Esta transformación ha sido especialmente visible en España, donde las altas temperaturas y la creciente sensibilidad hacia la sostenibilidad están impulsando una nueva forma de entender la protección solar.
Hoy los sistemas motorizados son capaces de actuar de forma autónoma gracias a sensores de viento, sol o temperatura, optimizando el comportamiento de la vivienda y mejorando la experiencia del usuario. La integración con sistemas domóticos y plataformas Smart Home ha llevado esta evolución un paso más allá, permitiendo gestionar la protección solar desde cualquier lugar y adaptarla a las necesidades reales de cada momento.
Al mismo tiempo, esta evolución ha supuesto un importante desafío para los profesionales del sector.
Los instaladores han tenido que incorporar nuevas competencias relacionadas con la automatización, la conectividad y la integración tecnológica.

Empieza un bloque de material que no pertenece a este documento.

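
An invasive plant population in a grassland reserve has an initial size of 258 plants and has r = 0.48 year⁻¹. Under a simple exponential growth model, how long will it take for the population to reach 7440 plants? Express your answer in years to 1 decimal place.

Set N₀·e^(rt) = 7440: e^(0.48·t) = 7440/258 = 28.837.
0.48·t = ln(28.837) = 3.3617, so t = 3.3617/0.48 = 7.0035.

7.0 years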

La instalación de sistemas de protección solar requiere hoy conocimientos mucho más amplios que los que demandaba el mercado hace apenas unas décadas.
Esta capacidad de adaptación demuestra la madurez y fortaleza de un sector que ha sabido evolucionar al ritmo de las necesidades de la sociedad.
Desde Anegs observamos esta transformación con optimismo. La motorización no solo ha mejorado la experiencia del usuario; también ha contribuido a reforzar el papel de la protección solar dentro de la eficiencia energética, la sostenibilidad y el confort de los edificios.
La historia del toldo motorizado es, en realidad, la historia de una evolución mucho más amplia: la transición desde una solución funcional hacia una tecnología capaz de mejorar la calidad de vida de las personas y responder a algunos de los principales desafíos de la vivienda contemporánea.